Three Progression Tiers of Ten Events
MTC’s non-racing events tend to far best. Drag races aren’t the typical straight sprints, routinely containing jumps and a hairpin turn. They occur on mirrored courses that intersect in front of the finish line, promoting the possibility of a last second collision. Freestyle events require players to chase scores by stunting. Here, MTC feels like Tony Hawk with a sumo wrestler boarder and your truck lands jumps, flips, and endos around a course without crashing. Much like the celebrated skating game, combos are necessary. Here, you’ll be constantly scanning the stadium, assessing each part of the environment for point opportunities.
Destruction events are another winner, mixing in shattering old junkers, sending giant tires flying, or landing a jump on top of a row of RVs. Not only do these acts escalate your combo multiplayer, but they’ll also add time to the clock. As such, these events favor stage memorization rather than moment-to-moment improvisation. Naturally, a salvo of fireworks detonate when you hit the big jump. While the announcers and crowd remain uncharacteristically calm, it’s hard not to imagine a stadium fill with frenzied fans on their feet.
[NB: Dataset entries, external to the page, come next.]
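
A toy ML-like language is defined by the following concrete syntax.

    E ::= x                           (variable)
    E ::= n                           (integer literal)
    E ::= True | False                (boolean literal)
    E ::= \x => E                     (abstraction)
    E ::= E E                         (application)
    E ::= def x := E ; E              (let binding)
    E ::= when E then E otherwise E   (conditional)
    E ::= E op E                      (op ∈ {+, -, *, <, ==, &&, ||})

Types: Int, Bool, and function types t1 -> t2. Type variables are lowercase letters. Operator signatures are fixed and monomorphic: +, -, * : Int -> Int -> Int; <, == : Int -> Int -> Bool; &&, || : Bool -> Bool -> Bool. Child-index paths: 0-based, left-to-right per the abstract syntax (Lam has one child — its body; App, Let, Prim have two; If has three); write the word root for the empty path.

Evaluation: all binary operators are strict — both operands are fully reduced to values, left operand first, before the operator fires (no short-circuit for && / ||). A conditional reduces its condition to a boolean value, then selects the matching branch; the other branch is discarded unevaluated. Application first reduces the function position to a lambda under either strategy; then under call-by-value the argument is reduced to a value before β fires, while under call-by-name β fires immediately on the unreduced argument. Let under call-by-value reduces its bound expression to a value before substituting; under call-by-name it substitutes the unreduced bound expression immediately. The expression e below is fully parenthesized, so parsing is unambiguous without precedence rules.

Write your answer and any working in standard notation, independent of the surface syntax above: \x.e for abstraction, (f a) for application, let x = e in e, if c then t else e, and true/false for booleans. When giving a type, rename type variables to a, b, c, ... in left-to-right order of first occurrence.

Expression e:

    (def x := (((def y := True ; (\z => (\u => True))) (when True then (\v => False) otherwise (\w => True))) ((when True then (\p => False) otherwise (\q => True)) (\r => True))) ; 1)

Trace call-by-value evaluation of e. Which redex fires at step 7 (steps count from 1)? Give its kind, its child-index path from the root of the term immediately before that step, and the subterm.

Derivation:
step 0: (let x = (((let y = true in (\z.(\u.true))) (if true then (\v.false) else (\w.true))) ((if true then (\p.false) else (\q.true)) (\r.true))) in 1)
step 1: [let@0.0.0] (let x = (((\z.(\u.true)) (if true then (\v.false) else (\w.true))) ((if true then (\p.false) else (\q.true)) (\r.true))) in 1)
step 2: [if@0.0.1] (let x = (((\z.(\u.true)) (\v.false)) ((if true then (\p.false) else (\q.true)) (\r.true))) in 1)
step 3: [beta@0.0] (let x = ((\u.true) ((if true then (\p.false) else (\q.true)) (\r.true))) in 1)
step 4: [if@0.1.0] (let x = ((\u.true) ((\p.false) (\r.true))) in 1)
step 5: [beta@0.1] (let x = ((\u.true) false) in 1)
step 6: [beta@0] (let x = true in 1)
step 7: [let@root] 1

Answer: let at root : (let x = true in 1)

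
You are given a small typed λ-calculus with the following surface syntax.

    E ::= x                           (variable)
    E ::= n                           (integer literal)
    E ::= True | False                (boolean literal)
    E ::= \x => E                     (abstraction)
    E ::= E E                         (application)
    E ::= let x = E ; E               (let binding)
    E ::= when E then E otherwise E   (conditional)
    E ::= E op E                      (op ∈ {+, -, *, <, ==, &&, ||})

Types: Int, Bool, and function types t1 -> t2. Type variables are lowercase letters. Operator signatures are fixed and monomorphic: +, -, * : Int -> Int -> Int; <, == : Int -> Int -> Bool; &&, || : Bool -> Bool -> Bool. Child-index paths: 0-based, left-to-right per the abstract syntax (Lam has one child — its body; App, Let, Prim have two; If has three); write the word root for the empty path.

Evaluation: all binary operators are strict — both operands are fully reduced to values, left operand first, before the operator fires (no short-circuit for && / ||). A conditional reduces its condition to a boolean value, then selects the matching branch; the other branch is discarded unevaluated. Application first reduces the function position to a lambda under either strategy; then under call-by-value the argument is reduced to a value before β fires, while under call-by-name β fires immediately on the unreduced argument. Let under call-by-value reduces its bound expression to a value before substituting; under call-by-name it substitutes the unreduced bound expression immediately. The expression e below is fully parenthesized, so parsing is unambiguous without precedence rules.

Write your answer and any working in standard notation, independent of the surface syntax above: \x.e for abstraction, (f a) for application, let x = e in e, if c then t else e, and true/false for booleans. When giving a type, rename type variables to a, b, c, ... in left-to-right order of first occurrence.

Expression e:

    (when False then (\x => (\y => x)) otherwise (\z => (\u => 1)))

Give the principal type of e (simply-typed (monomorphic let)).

Answer: Int -> a -> Int

Trace:
  unify Bool ~ Bool
x : a
\y._ : b -> a
\x._ : a -> b -> a
\u._ : d -> Int
\z._ : c -> d -> Int
  unify a -> b -> a ~ c -> d -> Int
  unify a ~ c
  unify b -> c ~ d -> Int
  unify b ~ d
  unify c ~ Int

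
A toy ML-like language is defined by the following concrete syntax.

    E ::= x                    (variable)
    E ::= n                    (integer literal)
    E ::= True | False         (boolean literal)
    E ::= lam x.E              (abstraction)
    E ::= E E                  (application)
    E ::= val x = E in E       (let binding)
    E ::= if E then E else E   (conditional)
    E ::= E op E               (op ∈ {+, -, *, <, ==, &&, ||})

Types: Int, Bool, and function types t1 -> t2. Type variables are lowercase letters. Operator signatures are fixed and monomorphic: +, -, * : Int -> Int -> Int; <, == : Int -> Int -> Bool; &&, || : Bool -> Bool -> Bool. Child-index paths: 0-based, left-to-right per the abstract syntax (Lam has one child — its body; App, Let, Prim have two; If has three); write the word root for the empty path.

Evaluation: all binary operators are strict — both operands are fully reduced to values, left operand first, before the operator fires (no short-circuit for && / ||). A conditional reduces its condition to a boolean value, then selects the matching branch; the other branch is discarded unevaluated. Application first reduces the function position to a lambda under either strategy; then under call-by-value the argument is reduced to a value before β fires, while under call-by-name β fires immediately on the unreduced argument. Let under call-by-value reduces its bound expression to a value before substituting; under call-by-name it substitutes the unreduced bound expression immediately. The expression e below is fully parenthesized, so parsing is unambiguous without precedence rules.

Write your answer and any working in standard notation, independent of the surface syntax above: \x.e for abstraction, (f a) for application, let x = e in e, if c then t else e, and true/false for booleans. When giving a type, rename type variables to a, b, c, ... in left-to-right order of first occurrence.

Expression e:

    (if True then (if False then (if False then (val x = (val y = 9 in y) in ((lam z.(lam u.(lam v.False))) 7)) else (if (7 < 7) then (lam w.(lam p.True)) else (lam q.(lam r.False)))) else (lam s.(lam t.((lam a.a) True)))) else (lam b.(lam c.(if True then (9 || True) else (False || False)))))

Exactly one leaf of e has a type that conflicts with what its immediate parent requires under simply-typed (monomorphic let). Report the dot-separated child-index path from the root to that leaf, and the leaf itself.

Answer: 2.0.0.1.0 : 9

Derivation:
  unify Bool ~ Bool
  unify Bool ~ Bool
  unify Bool ~ Bool
let y : Int
y : Int
let x : Int
\v._ : c -> Bool
\u._ : b -> c -> Bool
\z._ : a -> b -> c -> Bool
  unify a -> b -> c -> Bool ~ Int -> d
  unify a ~ Int
  unify b -> c -> Bool ~ d
_ _ : b -> c -> Bool
  unify Int ~ Int
  unify Int ~ Int
  unify Bool ~ Bool
\p._ : f -> Bool
\w._ : e -> f -> Bool
\r._ : h -> Bool
\q._ : g -> h -> Bool
  unify e -> f -> Bool ~ g -> h -> Bool
  unify e ~ g
  unify f -> Bool ~ h -> Bool
  unify f ~ h
  unify Bool ~ Bool
  unify b -> c -> Bool ~ g -> h -> Bool
  unify b ~ g
  unify c -> Bool ~ h -> Bool
  unify c ~ h
  unify Bool ~ Bool
a : k
\a._ : k -> k
  unify k -> k ~ Bool -> l
  unify k ~ Bool
  unify Bool ~ l
_ _ : Bool
\t._ : j -> Bool
\s._ : i -> j -> Bool
  unify g -> h -> Bool ~ i -> j -> Bool
  unify g ~ i
  unify h -> Bool ~ j -> Bool
  unify h ~ j
  unify Bool ~ Bool
  unify Bool ~ Bool
  unify Int ~ Bool
  FAIL: mismatch Int ~ Bool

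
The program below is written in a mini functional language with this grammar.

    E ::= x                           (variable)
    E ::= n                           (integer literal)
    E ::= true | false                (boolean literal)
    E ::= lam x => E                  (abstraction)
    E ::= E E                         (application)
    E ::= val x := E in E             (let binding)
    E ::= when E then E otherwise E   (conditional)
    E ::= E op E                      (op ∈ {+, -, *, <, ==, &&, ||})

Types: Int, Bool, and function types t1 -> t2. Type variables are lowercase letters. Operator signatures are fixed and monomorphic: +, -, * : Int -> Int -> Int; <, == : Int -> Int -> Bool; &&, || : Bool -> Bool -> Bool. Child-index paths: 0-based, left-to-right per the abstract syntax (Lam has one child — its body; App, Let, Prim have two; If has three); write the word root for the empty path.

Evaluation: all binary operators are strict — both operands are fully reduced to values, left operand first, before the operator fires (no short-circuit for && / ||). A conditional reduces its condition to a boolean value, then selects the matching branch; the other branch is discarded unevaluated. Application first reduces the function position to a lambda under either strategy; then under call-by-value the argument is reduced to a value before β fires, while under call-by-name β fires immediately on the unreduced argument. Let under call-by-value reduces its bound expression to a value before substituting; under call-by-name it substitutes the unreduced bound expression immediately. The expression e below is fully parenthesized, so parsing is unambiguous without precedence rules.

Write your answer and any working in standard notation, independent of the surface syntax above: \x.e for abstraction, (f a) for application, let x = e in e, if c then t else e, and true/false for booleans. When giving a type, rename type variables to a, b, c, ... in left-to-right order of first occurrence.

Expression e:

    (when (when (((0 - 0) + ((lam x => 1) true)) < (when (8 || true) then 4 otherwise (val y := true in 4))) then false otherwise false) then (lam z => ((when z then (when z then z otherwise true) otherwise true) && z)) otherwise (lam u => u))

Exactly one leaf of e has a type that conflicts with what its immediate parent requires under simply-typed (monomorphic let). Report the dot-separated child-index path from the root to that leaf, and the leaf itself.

Answer: 0.0.1.0.0 : 8

Trace:
  unify Int ~ Int
  unify Int ~ Int
  unify Int ~ Int
\x._ : a -> Int
  unify a -> Int ~ Bool -> b
  unify a ~ Bool
  unify Int ~ b
_ _ : Int
  unify Int ~ Int
  unify Int ~ Int
  unify Int ~ Bool
  FAIL: mismatch Int ~ Bool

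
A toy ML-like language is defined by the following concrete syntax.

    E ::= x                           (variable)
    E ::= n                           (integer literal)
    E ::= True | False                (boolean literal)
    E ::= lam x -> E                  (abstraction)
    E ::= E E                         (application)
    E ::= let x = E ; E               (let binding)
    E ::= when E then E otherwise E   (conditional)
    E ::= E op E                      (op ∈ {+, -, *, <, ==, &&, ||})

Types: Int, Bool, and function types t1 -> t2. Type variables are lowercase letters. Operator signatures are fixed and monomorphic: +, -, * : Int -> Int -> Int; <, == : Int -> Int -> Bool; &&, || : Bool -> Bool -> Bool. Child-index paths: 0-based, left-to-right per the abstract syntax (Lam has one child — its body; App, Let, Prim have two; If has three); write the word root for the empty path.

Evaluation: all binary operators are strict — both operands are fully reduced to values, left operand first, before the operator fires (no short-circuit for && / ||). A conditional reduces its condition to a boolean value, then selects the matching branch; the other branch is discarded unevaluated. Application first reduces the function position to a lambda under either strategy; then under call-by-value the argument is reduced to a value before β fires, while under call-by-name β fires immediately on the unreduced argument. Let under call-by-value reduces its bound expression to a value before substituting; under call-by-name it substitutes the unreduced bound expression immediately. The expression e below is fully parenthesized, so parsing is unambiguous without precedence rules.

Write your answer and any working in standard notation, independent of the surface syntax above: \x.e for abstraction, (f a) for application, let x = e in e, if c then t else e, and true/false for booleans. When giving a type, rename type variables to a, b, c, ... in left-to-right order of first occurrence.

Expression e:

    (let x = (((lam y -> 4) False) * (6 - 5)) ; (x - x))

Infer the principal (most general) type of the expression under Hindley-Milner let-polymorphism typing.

Answer: Int

Trace:
\y._ : a -> Int
  unify a -> Int ~ Bool -> b
  unify a ~ Bool
  unify Int ~ b
_ _ : Int
  unify Int ~ Int
  unify Int ~ Int
  unify Int ~ Int
  unify Int ~ Int
let x : Int
x : Int
  unify Int ~ Int
x : Int
  unify Int ~ Int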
Fixing Broken Parts is Cheap, Buying New Parts is Expensive
Performance is imperative in real Monster Truck shows. MTC dabbles with simulation of the autosport, rewarding players who hire engineers and mechanics. But you’ll never feel the heartbreak of disappointing an arena filled with fans due to the game’s simplistic crowds. What’s more, while you’ll have to pay for damages to your vehicle, it’s a paltry sum, confiscating much of the tension elevated by attempting wild stunts. At worst, you’ll lose a few seconds or have to restart the event. Contrast this with equipment upgrade prices that require grinding and you have a formula for a bizarre in-game economy.
As a now-gen title, Monster Truck Championship has moments of visual attractiveness. Assets like the trucks and their enormous tires are detailed; look closely and you’ll even see small cracks in the tread. But other elements aren’t nearly as realistic. The dirt and smoke trails left behind competitors look like the kind of effect you’d find in an Xbox 360-era game. Similarly, there’s appears to be some placeholder sound effects that found their way into this re-issue. Skid on dirt tracks and you’ll encounter a squeal that sounds suspiciously like a car skidding on wet asphalt.
Ideally, Monster Truck Championship would follow the system of most modern racers, extending various amounts of control-based assistance. Undoubtedly, many of the game’s events are fun, but racing in particular requires a substantial amount of proficiency. Sure, there’s enough enjoyment in the other event to provide a recommendation for fans of vehicular sports. But a balanced difficulty could have opened up the game to fans who might overlook monster truck derbies.
Monster Truck Championship was played on Xbox
Series X with review code provided by the publisher.